The goal of the research conducted in our project is to construct proof processing systems, i.e. systems that are able to process mathematical knowledge. Such a system can verify that a proof does not contain any error, it can help the users to construct proofs in an interactive way, search proofs automatically, store proofs in bases, transmit them on the net, ...
Using a computerized system to process mathematical proofs permits to reach a high degree of certainty, that a proof does not contain any error. This can be applied, in particular, to proofs justifying the correcteness of programs and hardware. This is of prime interest for applications where a bug may jeopardize human life, health or environment, or when large amounts of money are involved : medical applications, transportations, telecommunications, e-business, distributed applications, ... Using a proof processing system permits also to build large proofs, for instance proofs involving polynomials formed with several hundreds of terms. At last, this participates to the quest of a new form of rigour in mathematical writing : the point where nothing is left implicit and where the reader can be replaced by a program.

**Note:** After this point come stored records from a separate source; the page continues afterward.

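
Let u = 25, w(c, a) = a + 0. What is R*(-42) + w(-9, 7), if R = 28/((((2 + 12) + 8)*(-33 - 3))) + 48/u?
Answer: -59528/825 ≈ -72.155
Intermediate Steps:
w(c, a) = a
R = 9329/4950 (R = 28/((((2 + 12) + 8)*(-33 - 3))) + 48/25 = 28/(((14 + 8)*(-36))) + 48*(1/25) = 28/((22*(-36))) + 48/25 = 28/(-792) + 48/25 = 28*(-1/792) + 48/25 = -7/198 + 48/25 = 9329/4950 ≈ 1.8846)
R*(-42) + w(-9, 7) = (9329/4950)*(-42) + 7 = -65303/825 + 7 = -59528/825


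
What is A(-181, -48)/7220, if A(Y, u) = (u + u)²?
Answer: 2304/1805 ≈ 1.2765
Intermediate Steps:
A(Y, u) = 4*u² (A(Y, u) = (2*u)² = 4*u²)
A(-181, -48)/7220 = (4*(-48)²)/7220 = (4*2304)*(1/7220) = 9216*(1/7220) = 2304/1805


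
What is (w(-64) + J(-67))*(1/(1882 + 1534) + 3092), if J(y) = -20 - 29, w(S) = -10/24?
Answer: -6263427889/40992 ≈ -1.5280e+5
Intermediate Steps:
w(S) = -5/12 (w(S) = -10*1/24 = -5/12)
J(y) = -49
(w(-64) + J(-67))*(1/(1882 + 1534) + 3092) = (-5/12 - 49)*(1/(1882 + 1534) + 3092) = -593*(1/3416 + 3092)/12 = -593/12*10562273/3416 = -6263427889/40992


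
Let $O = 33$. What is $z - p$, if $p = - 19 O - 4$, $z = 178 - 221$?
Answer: $588$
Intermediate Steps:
$z = -43$ ($z = 178 - 221 = -43$)
$p = -631$ ($p = \left(-19\right) 33 - 4 = -627 - 4 = -631$)
$z - p = -43 - -631 = -43 + 631 = 588$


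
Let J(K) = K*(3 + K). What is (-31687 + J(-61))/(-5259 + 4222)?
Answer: 28149/1037 ≈ 27.145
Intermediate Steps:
(-31687 + J(-61))/(-5259 + 4222) = (-31687 - 61*(3 - 61))/(-5259 + 4222) = (-31687 - 61*(-58))/(-1037) = (-31687 + 3538)*(-1/1037) = -28149*(-1/1037) = 28149/1037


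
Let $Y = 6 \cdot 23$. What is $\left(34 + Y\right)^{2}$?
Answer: $29584$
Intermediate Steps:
$Y = 138$
$\left(34 + Y\right)^{2} = \left(34 + 138\right)^{2} = 172^{2} = 29584$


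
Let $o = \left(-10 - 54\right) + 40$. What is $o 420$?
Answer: $-10080$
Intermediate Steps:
$o = -24$ ($o = -64 + 40 = -24$)
$o 420 = \left(-24\right) 420 = -10080$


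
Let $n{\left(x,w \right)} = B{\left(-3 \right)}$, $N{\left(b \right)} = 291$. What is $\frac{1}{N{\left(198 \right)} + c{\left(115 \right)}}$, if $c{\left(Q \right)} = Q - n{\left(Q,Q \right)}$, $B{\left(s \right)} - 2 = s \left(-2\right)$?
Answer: $\frac{1}{398} \approx 0.0025126$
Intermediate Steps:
$B{\left(s \right)} = 2 - 2 s$ ($B{\left(s \right)} = 2 + s \left(-2\right) = 2 - 2 s$)
$n{\left(x,w \right)} = 8$ ($n{\left(x,w \right)} = 2 - -6 = 2 + 6 = 8$)
$c{\left(Q \right)} = -8 + Q$ ($c{\left(Q \right)} = Q - 8 = -8 + Q$)
$\frac{1}{N{\left(198 \right)} + c{\left(115 \right)}} = \frac{1}{291 + \left(-8 + 115\right)} = \frac{1}{291 + 107} = \frac{1}{398}$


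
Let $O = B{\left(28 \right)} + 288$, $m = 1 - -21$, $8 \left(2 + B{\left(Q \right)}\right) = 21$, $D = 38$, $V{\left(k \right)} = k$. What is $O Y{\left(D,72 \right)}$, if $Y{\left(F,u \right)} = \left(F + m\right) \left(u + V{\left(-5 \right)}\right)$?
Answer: $\frac{2320545}{2} \approx 1.1603 \cdot 10^{6}$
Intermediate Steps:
$B{\left(Q \right)} = \frac{5}{8}$ ($B{\left(Q \right)} = -2 + \frac{1}{8} \cdot 21 = -2 + \frac{21}{8} = \frac{5}{8}$)
$m = 22$ ($m = 1 + 21 = 22$)
$O = \frac{2309}{8}$ ($O = \frac{5}{8} + 288 = \frac{2309}{8} \approx 288.63$)
$Y{\left(F,u \right)} = \left(-5 + u\right) \left(22 + F\right)$ ($Y{\left(F,u \right)} = \left(F + 22\right) \left(u - 5\right) = \left(22 + F\right) \left(-5 + u\right) = \left(-5 + u\right) \left(22 + F\right)$)
$O Y{\left(D,72 \right)} = \frac{2309 \left(-110 - 190 + 22 \cdot 72 + 38 \cdot 72\right)}{8} = \frac{2309 \left(-110 - 190 + 1584 + 2736\right)}{8} = \frac{2309}{8} \cdot 4020 = \frac{2320545}{2}$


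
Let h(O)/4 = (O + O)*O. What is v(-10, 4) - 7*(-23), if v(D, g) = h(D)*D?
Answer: -7839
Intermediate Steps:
h(O) = 8*O² (h(O) = 4*((O + O)*O) = 4*((2*O)*O) = 4*(2*O²) = 8*O²)
v(D, g) = 8*D³ (v(D, g) = (8*D²)*D = 8*D³)
v(-10, 4) - 7*(-23) = 8*(-10)³ - 7*(-23) = 8*(-1000) + 161 = -8000 + 161 = -7839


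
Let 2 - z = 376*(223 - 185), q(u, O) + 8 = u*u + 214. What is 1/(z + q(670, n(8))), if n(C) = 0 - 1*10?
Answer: 1/434820 ≈ 2.2998e-6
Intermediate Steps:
n(C) = -10 (n(C) = 0 - 10 = -10)
q(u, O) = 206 + u² (q(u, O) = -8 + (u*u + 214) = -8 + (u² + 214) = -8 + (214 + u²) = 206 + u²)
z = -14286 (z = 2 - 376*(223 - 185) = 2 - 376*38 = 2 - 1*14288 = 2 - 14288 = -14286)
1/(z + q(670, n(8))) = 1/(-14286 + (206 + 670²)) = 1/(-14286 + (206 + 448900)) = 1/(-14286 + 449106) = 1/434820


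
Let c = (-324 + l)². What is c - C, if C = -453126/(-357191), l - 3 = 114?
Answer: 15304824033/357191 ≈ 42848.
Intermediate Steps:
l = 117 (l = 3 + 114 = 117)
c = 42849 (c = (-324 + 117)² = (-207)² = 42849)
C = 453126/357191 (C = -453126*(-1/357191) = 453126/357191 ≈ 1.2686)
c - C = 42849 - 1*453126/357191 = 42849 - 453126/357191 = 15304824033/357191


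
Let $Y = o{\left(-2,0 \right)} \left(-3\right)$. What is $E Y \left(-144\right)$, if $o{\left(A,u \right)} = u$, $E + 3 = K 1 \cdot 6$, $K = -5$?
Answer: $0$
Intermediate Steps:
$E = -33$ ($E = -3 + \left(-5\right) 1 \cdot 6 = -3 - 30 = -33$)
$Y = 0$ ($Y = 0 \left(-3\right) = 0$)
$E Y \left(-144\right) = \left(-33\right) 0 \left(-144\right) = 0 \left(-144\right) = 0$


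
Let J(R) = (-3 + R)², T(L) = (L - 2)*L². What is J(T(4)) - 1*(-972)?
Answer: 1813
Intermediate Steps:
T(L) = L²*(-2 + L) (T(L) = (-2 + L)*L² = L²*(-2 + L))
J(T(4)) - 1*(-972) = (-3 + 4²*(-2 + 4))² - 1*(-972) = (-3 + 16*2)² + 972 = (-3 + 32)² + 972 = 29² + 972 = 841 + 972 = 1813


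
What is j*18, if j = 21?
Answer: 378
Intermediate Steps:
j*18 = 21*18 = 378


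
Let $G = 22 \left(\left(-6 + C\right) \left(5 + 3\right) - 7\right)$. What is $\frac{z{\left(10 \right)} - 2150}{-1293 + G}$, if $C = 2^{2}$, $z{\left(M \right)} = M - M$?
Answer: $\frac{2150}{1799} \approx 1.1951$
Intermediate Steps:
$z{\left(M \right)} = 0$
$C = 4$
$G = -506$ ($G = 22 \left(\left(-6 + 4\right) \left(5 + 3\right) - 7\right) = 22 \left(\left(-2\right) 8 - 7\right) = 22 \left(-16 - 7\right) = 22 \left(-23\right) = -506$)
$\frac{z{\left(10 \right)} - 2150}{-1293 + G} = \frac{0 - 2150}{-1293 - 506} = - \frac{2150}{-1799} = \left(-2150\right) \left(- \frac{1}{1799}\right) = \frac{2150}{1799}$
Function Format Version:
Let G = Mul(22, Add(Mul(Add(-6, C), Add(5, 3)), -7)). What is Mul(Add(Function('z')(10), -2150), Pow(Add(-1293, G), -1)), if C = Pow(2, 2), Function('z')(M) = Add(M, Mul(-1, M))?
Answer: Rational(2150, 1799) ≈ 1.1951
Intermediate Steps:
Function('z')(M) = 0
C = 4
G = -506 (G = Mul(22, Add(Mul(Add(-6, 4), Add(5, 3)), -7)) = Mul(22, Add(Mul(-2, 8), -7)) = Mul(22, Add(-16, -7)) = Mul(22, -23) = -506)
Mul(Add(Function('z')(10), -2150), Pow(Add(-1293, G), -1)) = Mul(Add(0, -2150), Pow(Add(-1293, -506), -1)) = Mul(-2150, Pow(-1799, -1)) = Mul(-2150, Rational(-1, 1799)) = Rational(2150, 1799)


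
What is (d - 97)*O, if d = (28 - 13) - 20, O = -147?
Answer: 14994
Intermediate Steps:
d = -5 (d = 15 - 20 = -5)
(d - 97)*O = (-5 - 97)*(-147) = -102*(-147) = 14994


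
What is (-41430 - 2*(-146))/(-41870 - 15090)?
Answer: 20569/28480 ≈ 0.72223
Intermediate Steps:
(-41430 - 2*(-146))/(-41870 - 15090) = (-41430 + 292)/(-56960) = -41138*(-1/56960) = 20569/28480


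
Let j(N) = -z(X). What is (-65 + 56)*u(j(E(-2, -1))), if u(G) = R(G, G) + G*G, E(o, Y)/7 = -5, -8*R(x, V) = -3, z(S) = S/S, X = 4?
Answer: -99/8 ≈ -12.375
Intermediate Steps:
z(S) = 1
R(x, V) = 3/8 (R(x, V) = -⅛*(-3) = 3/8)
E(o, Y) = -35 (E(o, Y) = 7*(-5) = -35)
j(N) = -1 (j(N) = -1*1 = -1)
u(G) = 3/8 + G² (u(G) = 3/8 + G*G = 3/8 + G²)
(-65 + 56)*u(j(E(-2, -1))) = (-65 + 56)*(3/8 + (-1)²) = -9*(3/8 + 1) = -9*11/8 = -99/8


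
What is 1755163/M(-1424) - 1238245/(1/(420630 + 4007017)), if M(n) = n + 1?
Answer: -7801614235545008/1423 ≈ -5.4825e+12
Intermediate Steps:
M(n) = 1 + n
1755163/M(-1424) - 1238245/(1/(420630 + 4007017)) = 1755163/(1 - 1424) - 1238245/(1/(420630 + 4007017)) = 1755163/(-1423) - 1238245/(1/4427647) = 1755163*(-1/1423) - 1238245/1/4427647 = -1755163/1423 - 1238245*4427647 = -1755163/1423 - 5482511759515 = -7801614235545008/1423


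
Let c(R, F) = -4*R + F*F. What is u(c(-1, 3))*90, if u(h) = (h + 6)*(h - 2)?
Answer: 18810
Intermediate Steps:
c(R, F) = F² - 4*R (c(R, F) = -4*R + F² = F² - 4*R)
u(h) = (-2 + h)*(6 + h) (u(h) = (6 + h)*(-2 + h) = (-2 + h)*(6 + h))
u(c(-1, 3))*90 = (-12 + (3² - 4*(-1))² + 4*(3² - 4*(-1)))*90 = (-12 + (9 + 4)² + 4*(9 + 4))*90 = (-12 + 13² + 4*13)*90 = (-12 + 169 + 52)*90 = 209*90 = 18810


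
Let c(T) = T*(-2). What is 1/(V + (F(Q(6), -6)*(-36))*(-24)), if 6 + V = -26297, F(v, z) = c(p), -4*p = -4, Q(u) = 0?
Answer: -1/28031 ≈ -3.5675e-5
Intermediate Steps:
p = 1 (p = -¼*(-4) = 1)
c(T) = -2*T
F(v, z) = -2 (F(v, z) = -2*1 = -2)
V = -26303 (V = -6 - 26297 = -26303)
1/(V + (F(Q(6), -6)*(-36))*(-24)) = 1/(-26303 - 2*(-36)*(-24)) = 1/(-26303 + 72*(-24)) = 1/(-26303 - 1728) = 1/(-28031) = -1/28031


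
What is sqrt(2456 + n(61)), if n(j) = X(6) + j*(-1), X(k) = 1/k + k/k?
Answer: sqrt(86262)/6 ≈ 48.951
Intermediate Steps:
X(k) = 1 + 1/k (X(k) = 1/k + 1 = 1 + 1/k)
n(j) = 7/6 - j (n(j) = (1 + 6)/6 + j*(-1) = (1/6)*7 - j = 7/6 - j)
sqrt(2456 + n(61)) = sqrt(2456 + (7/6 - 1*61)) = sqrt(2456 + (7/6 - 61)) = sqrt(2456 - 359/6) = sqrt(14377/6) = sqrt(86262)/6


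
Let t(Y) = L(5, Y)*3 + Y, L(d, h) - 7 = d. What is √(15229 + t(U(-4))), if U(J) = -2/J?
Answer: √61062/2 ≈ 123.55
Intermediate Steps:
L(d, h) = 7 + d
t(Y) = 36 + Y (t(Y) = (7 + 5)*3 + Y = 12*3 + Y = 36 + Y)
√(15229 + t(U(-4))) = √(15229 + (36 - 2/(-4))) = √(15229 + (36 - 2*(-¼))) = √(15229 + (36 + ½)) = √(15229 + 73/2) = √(30531/2) = √61062/2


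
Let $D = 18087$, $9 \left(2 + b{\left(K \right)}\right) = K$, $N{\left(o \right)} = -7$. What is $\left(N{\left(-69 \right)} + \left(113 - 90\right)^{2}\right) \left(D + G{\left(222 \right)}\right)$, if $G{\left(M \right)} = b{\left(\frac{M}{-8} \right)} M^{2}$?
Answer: $-121333680$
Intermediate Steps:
$b{\left(K \right)} = -2 + \frac{K}{9}$
$G{\left(M \right)} = M^{2} \left(-2 - \frac{M}{72}\right)$ ($G{\left(M \right)} = \left(-2 + \frac{M \frac{1}{-8}}{9}\right) M^{2} = \left(-2 + \frac{M \left(- \frac{1}{8}\right)}{9}\right) M^{2} = \left(-2 + \frac{\left(- \frac{1}{8}\right) M}{9}\right) M^{2} = \left(-2 - \frac{M}{72}\right) M^{2} = M^{2} \left(-2 - \frac{M}{72}\right)$)
$\left(N{\left(-69 \right)} + \left(113 - 90\right)^{2}\right) \left(D + G{\left(222 \right)}\right) = \left(-7 + \left(113 - 90\right)^{2}\right) \left(18087 + \frac{222^{2} \left(-144 - 222\right)}{72}\right) = \left(-7 + 23^{2}\right) \left(18087 + \frac{1}{72} \cdot 49284 \left(-144 - 222\right)\right) = \left(-7 + 529\right) \left(18087 + \frac{1}{72} \cdot 49284 \left(-366\right)\right) = 522 \left(18087 - 250527\right) = 522 \left(-232440\right) = -121333680$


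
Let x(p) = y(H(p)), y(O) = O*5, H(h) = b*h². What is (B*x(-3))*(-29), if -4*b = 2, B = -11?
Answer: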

The main line of research in our work is the development of the system Coq. This system has a large community of industrial and academic users. However, we believe that the development of a system cannot be separated from a more applied research on the uses of this system in particular domains (such as geometry, proofs of imperative or object-oriented programs, proofs of protocols, ...) and a more fundamental research on the formalization of mathematics (on the representation of proofs, on the integration of a programming language in a mathematical formalism, on the notion of bound variable, ...). This research involves two key notions: that of logical reasonning and that of computation. These two notions give its name to the project TypiCal (Types et Calcul).